CAIRO: National and international childcare groups met Tuesday to outline the minimum standards that must be present in any institutional home or orphanage across Egypt.
A minimum standards document places guidelines for homes and institutions in matters such as privacy, protection from harassment, the quality and environment of care and even hygiene.
The roundtable discussion, was called for by the Wataneya Society for the Development of Orphanages NGO, inviting childcare experts and organizations to help draft the document.
Among those present were the Arab Council for Childhood and Development, UNICEF, Plan Egypt, Handi Cap Int., AUC’s Gerhart Center, Pricewaterhouse Cooper, Dar Al Orman Association, as well as owners of various orphanages and orphaned youth.

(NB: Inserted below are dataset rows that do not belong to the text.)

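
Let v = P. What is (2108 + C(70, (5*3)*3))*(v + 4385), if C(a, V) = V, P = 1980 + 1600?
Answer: 17148645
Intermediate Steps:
P = 3580
v = 3580
(2108 + C(70, (5*3)*3))*(v + 4385) = (2108 + (5*3)*3)*(3580 + 4385) = (2108 + 15*3)*7965 = (2108 + 45)*7965 = 2153*7965 = 17148645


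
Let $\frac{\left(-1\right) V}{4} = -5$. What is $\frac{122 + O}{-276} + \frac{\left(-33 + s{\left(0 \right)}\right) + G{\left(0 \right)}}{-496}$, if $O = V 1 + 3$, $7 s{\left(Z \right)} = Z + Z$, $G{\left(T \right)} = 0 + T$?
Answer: $- \frac{15703}{34224} \approx -0.45883$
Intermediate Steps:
$V = 20$ ($V = \left(-4\right) \left(-5\right) = 20$)
$G{\left(T \right)} = T$
$s{\left(Z \right)} = \frac{2 Z}{7}$ ($s{\left(Z \right)} = \frac{Z + Z}{7} = \frac{2 Z}{7}$)
$O = 23$ ($O = 20 \cdot 1 + 3 = 20 + 3 = 23$)
$\frac{122 + O}{-276} + \frac{\left(-33 + s{\left(0 \right)}\right) + G{\left(0 \right)}}{-496} = \frac{122 + 23}{-276} + \frac{\left(-33 + \frac{2}{7} \cdot 0\right) + 0}{-496} = 145 \left(- \frac{1}{276}\right) + \left(\left(-33 + 0\right) + 0\right) \left(- \frac{1}{496}\right) = - \frac{145}{276} + \left(-33 + 0\right) \left(- \frac{1}{496}\right) = - \frac{145}{276} - - \frac{33}{496} = - \frac{145}{276} + \frac{33}{496} = - \frac{15703}{34224}$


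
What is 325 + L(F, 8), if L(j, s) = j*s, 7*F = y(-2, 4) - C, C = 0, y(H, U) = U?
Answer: 2307/7 ≈ 329.57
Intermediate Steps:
F = 4/7 (F = (4 - 1*0)/7 = (4 + 0)/7 = (⅐)*4 = 4/7 ≈ 0.57143)
325 + L(F, 8) = 325 + (4/7)*8 = 325 + 32/7 = 2307/7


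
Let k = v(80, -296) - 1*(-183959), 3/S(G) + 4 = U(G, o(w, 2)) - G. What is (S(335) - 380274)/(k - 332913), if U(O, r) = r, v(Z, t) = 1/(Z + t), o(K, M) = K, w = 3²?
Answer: 4517655228/1769573575 ≈ 2.5530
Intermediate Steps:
w = 9
S(G) = 3/(5 - G) (S(G) = 3/(-4 + (9 - G)) = 3/(5 - G))
k = 39735143/216 (k = 1/(80 - 296) - 1*(-183959) = 1/(-216) + 183959 = -1/216 + 183959 = 39735143/216 ≈ 1.8396e+5)
(S(335) - 380274)/(k - 332913) = (-3/(-5 + 335) - 380274)/(39735143/216 - 332913) = (-3/330 - 380274)/(-32174065/216) = (-3*1/330 - 380274)*(-216/32174065) = (-1/110 - 380274)*(-216/32174065) = -41830141/110*(-216/32174065) = 4517655228/1769573575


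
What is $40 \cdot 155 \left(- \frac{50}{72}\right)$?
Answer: $- \frac{38750}{9} \approx -4305.6$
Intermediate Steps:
$40 \cdot 155 \left(- \frac{50}{72}\right) = 6200 \left(\left(-50\right) \frac{1}{72}\right) = 6200 \left(- \frac{25}{36}\right) = - \frac{38750}{9}$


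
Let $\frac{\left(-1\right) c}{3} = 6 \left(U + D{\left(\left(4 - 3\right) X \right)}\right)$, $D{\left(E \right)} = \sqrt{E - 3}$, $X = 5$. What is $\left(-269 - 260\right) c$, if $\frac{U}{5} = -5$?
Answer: $-238050 + 9522 \sqrt{2} \approx -2.2458 \cdot 10^{5}$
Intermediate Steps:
$U = -25$ ($U = 5 \left(-5\right) = -25$)
$D{\left(E \right)} = \sqrt{-3 + E}$
$c = 450 - 18 \sqrt{2}$ ($c = - 3 \cdot 6 \left(-25 + \sqrt{-3 + \left(4 - 3\right) 5}\right) = - 3 \cdot 6 \left(-25 + \sqrt{-3 + 1 \cdot 5}\right) = - 3 \cdot 6 \left(-25 + \sqrt{-3 + 5}\right) = - 3 \cdot 6 \left(-25 + \sqrt{2}\right) = - 3 \left(-150 + 6 \sqrt{2}\right) = 450 - 18 \sqrt{2} \approx 424.54$)
$\left(-269 - 260\right) c = \left(-269 - 260\right) \left(450 - 18 \sqrt{2}\right) = - 529 \left(450 - 18 \sqrt{2}\right) = -238050 + 9522 \sqrt{2}$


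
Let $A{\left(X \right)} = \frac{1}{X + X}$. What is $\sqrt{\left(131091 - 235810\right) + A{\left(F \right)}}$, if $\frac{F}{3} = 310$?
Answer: $\frac{163 i \sqrt{3408915}}{930} \approx 323.6 i$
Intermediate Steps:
$F = 930$ ($F = 3 \cdot 310 = 930$)
$A{\left(X \right)} = \frac{1}{2 X}$
$\sqrt{\left(131091 - 235810\right) + A{\left(F \right)}} = \sqrt{\left(131091 - 235810\right) + \frac{1}{2 \cdot 930}} = \sqrt{\left(131091 - 235810\right) + \frac{1}{2} \cdot \frac{1}{930}} = \sqrt{-104719 + \frac{1}{1860}} = \sqrt{- \frac{194777339}{1860}} = \frac{163 i \sqrt{3408915}}{930}$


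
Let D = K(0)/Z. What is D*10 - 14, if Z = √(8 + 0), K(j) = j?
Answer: -14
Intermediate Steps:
Z = 2*√2 (Z = √8 = 2*√2 ≈ 2.8284)
D = 0 (D = 0/((2*√2)) = 0*(√2/4) = 0)
D*10 - 14 = 0*10 - 14 = 0 - 14 = -14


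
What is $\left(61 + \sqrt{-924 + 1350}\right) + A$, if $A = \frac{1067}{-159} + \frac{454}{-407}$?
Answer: $\frac{3441038}{64713} + \sqrt{426} \approx 73.814$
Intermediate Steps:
$A = - \frac{506455}{64713}$ ($A = 1067 \left(- \frac{1}{159}\right) + 454 \left(- \frac{1}{407}\right) = - \frac{1067}{159} - \frac{454}{407} = - \frac{506455}{64713} \approx -7.8262$)
$\left(61 + \sqrt{-924 + 1350}\right) + A = \left(61 + \sqrt{-924 + 1350}\right) - \frac{506455}{64713} = \left(61 + \sqrt{426}\right) - \frac{506455}{64713} = \frac{3441038}{64713} + \sqrt{426}$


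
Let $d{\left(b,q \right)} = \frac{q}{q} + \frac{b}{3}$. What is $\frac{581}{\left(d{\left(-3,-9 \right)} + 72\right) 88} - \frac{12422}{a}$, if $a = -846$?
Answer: $\frac{1466617}{99264} \approx 14.775$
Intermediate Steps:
$d{\left(b,q \right)} = 1 + \frac{b}{3}$ ($d{\left(b,q \right)} = 1 + b \frac{1}{3} = 1 + \frac{b}{3}$)
$\frac{581}{\left(d{\left(-3,-9 \right)} + 72\right) 88} - \frac{12422}{a} = \frac{581}{\left(\left(1 + \frac{1}{3} \left(-3\right)\right) + 72\right) 88} - \frac{12422}{-846} = \frac{581}{\left(\left(1 - 1\right) + 72\right) 88} - - \frac{6211}{423} = \frac{581}{\left(0 + 72\right) 88} + \frac{6211}{423} = \frac{581}{72 \cdot 88} + \frac{6211}{423} = \frac{581}{6336} + \frac{6211}{423} = \frac{1466617}{99264}$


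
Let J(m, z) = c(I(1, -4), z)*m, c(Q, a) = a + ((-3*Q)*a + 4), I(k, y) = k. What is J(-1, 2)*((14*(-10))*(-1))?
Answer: 0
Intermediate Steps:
c(Q, a) = 4 + a - 3*Q*a (c(Q, a) = a + (-3*Q*a + 4) = a + (4 - 3*Q*a) = 4 + a - 3*Q*a)
J(m, z) = m*(4 - 2*z) (J(m, z) = (4 + z - 3*1*z)*m = (4 + z - 3*z)*m = (4 - 2*z)*m = m*(4 - 2*z))
J(-1, 2)*((14*(-10))*(-1)) = (2*(-1)*(2 - 1*2))*((14*(-10))*(-1)) = (2*(-1)*(2 - 2))*(-140*(-1)) = (2*(-1)*0)*140 = 0*140 = 0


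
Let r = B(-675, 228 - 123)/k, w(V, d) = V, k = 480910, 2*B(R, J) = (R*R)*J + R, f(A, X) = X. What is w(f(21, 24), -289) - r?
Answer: -2475627/96182 ≈ -25.739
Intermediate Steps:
B(R, J) = R/2 + J*R²/2 (B(R, J) = ((R*R)*J + R)/2 = (R²*J + R)/2 = (J*R² + R)/2 = (R + J*R²)/2 = R/2 + J*R²/2)
r = 4783995/96182 (r = ((½)*(-675)*(1 + (228 - 123)*(-675)))/480910 = ((½)*(-675)*(1 + 105*(-675)))*(1/480910) = ((½)*(-675)*(1 - 70875))*(1/480910) = ((½)*(-675)*(-70874))*(1/480910) = 23919975*(1/480910) = 4783995/96182 ≈ 49.739)
w(f(21, 24), -289) - r = 24 - 1*4783995/96182 = 24 - 4783995/96182 = -2475627/96182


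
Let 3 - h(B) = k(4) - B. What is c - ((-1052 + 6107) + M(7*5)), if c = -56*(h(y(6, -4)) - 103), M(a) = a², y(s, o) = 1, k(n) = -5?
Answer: -1016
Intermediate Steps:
h(B) = 8 + B (h(B) = 3 - (-5 - B) = 3 + (5 + B) = 8 + B)
c = 5264 (c = -56*((8 + 1) - 103) = -56*(9 - 103) = -56*(-94) = 5264)
c - ((-1052 + 6107) + M(7*5)) = 5264 - ((-1052 + 6107) + (7*5)²) = 5264 - (5055 + 35²) = 5264 - (5055 + 1225) = 5264 - 1*6280 = 5264 - 6280 = -1016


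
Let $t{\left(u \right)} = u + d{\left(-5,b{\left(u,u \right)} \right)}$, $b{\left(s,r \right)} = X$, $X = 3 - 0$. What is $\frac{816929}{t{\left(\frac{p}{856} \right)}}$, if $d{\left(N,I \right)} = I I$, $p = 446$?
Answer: $\frac{349645612}{4075} \approx 85803.0$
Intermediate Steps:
$X = 3$ ($X = 3 + 0 = 3$)
$b{\left(s,r \right)} = 3$
$d{\left(N,I \right)} = I^{2}$
$t{\left(u \right)} = 9 + u$ ($t{\left(u \right)} = u + 3^{2} = u + 9 = 9 + u$)
$\frac{816929}{t{\left(\frac{p}{856} \right)}} = \frac{816929}{9 + \frac{446}{856}} = \frac{816929}{9 + 446 \cdot \frac{1}{856}} = \frac{816929}{9 + \frac{223}{428}} = \frac{816929}{\frac{4075}{428}} = 816929 \cdot \frac{428}{4075} = \frac{349645612}{4075}$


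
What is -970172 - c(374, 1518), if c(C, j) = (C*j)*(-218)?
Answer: 122795404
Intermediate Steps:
c(C, j) = -218*C*j
-970172 - c(374, 1518) = -970172 - (-218)*374*1518 = -970172 - 1*(-123765576) = -970172 + 123765576 = 122795404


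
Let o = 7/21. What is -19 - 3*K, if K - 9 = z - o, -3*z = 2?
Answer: -43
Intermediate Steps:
z = -⅔ (z = -⅓*2 = -⅔ ≈ -0.66667)
o = ⅓ (o = 7*(1/21) = ⅓ ≈ 0.33333)
K = 8 (K = 9 + (-⅔ - 1*⅓) = 9 + (-⅔ - ⅓) = 9 - 1 = 8)
-19 - 3*K = -19 - 3*8 = -19 - 24 = -43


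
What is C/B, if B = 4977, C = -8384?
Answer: -8384/4977 ≈ -1.6845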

Dividing childcare criteria into six pillars of standard such as building and facilities, building and facilities, staffing, management and administration, the groups spent the day brainstorming for new ideas that other orphanages can easily endorse.
According to Mona El-Shibiny, founder and board member of Wataneya Society, the document and the organization should act as a “consultant to all orphanages.”
“We spent two years conducting a survey to understand what the sector was like … We found out that all orphanages had the same challenges: under-qualified and high turnover of staff, no standards, and everybody does whatever they want.
“Instead of building another orphanage that would be like any other, we decided to … join forces and meet today,” she said.
Measuring the standards and their application is yet to be developed through a list of key indicators in the upcoming period; so far the NGO has conducted the survey and met with with orphaned youth and consulted with other child specialists.
“At Wataneya Society, we have gathered a group of pillars and indicators. … What remains is consultation with different groups,” said Abdel Hamid Kabeish, rehabilitation consultant, and delegation president of Handicap International.
Created in 2008 by Azza Abdel Hamid, founder and chairperson, Wataneya Society aims to create “the first society to forge and place an educational and psychological footing in orphanages,” according to Abdel Hamid.
A personal experience led Abdel Hamid to undertake Tuesday’s and other initiatives. She recounts neglecting an orphan, who was attached to her, for more than 10 years. At 17, he paid her a visit and asked to live with her as her son.
“This experience frightened me and taught me also that my role has to be a moral and human one, and that is part of what we are trying to translate in the document,” Abdel Hamid said.
Kabeish believes that the second step will be consulting with other groups regarding the phrasing of the document. The third phase would be presenting the document to the Ministry of Social Solidarity.
“We’re aiming to standardize orphanages. Our goal is to have our work nationalized, so we have already opened talks with the ministry,” El-Shibiny added.
Many experts agreed, however, that the application of the document on the ground will require specialist training sessions, which NGOs such as Wataneya Society will mostly provide.
Non-governmental childcare groups will follow up with the ministry and provide resources whenever the ministry falls short.
“Civil society groups in cooperation with other institutions will support and fund this process. Orphanages and childcare have always been a civil society initiative, in any case,” Kabeish said.
“For the government [ministry of social solidarity] to play its supervisory role to its best, it must undergo a revolutionary transformation in its system. The government does not have technical capabilities to follow up or supervise orphan care,” he added.
Maha Allam, owner of the Basha’er Fagr Orphanage, said the approach of those supervising the orphanages must change, and “that can be taught through training.”
Despite many challenges, Wataneya Society is already making feats with regards to collaborating efforts on the document, and is set to sign a Memorandum of Understanding (MOU) with the Arab Council for Childhood and Development.
By 2014, the NGO aims to have applied the minimum standards document on five pilot orphanages, have the government adopt the document, and spread it to the entire Arab world.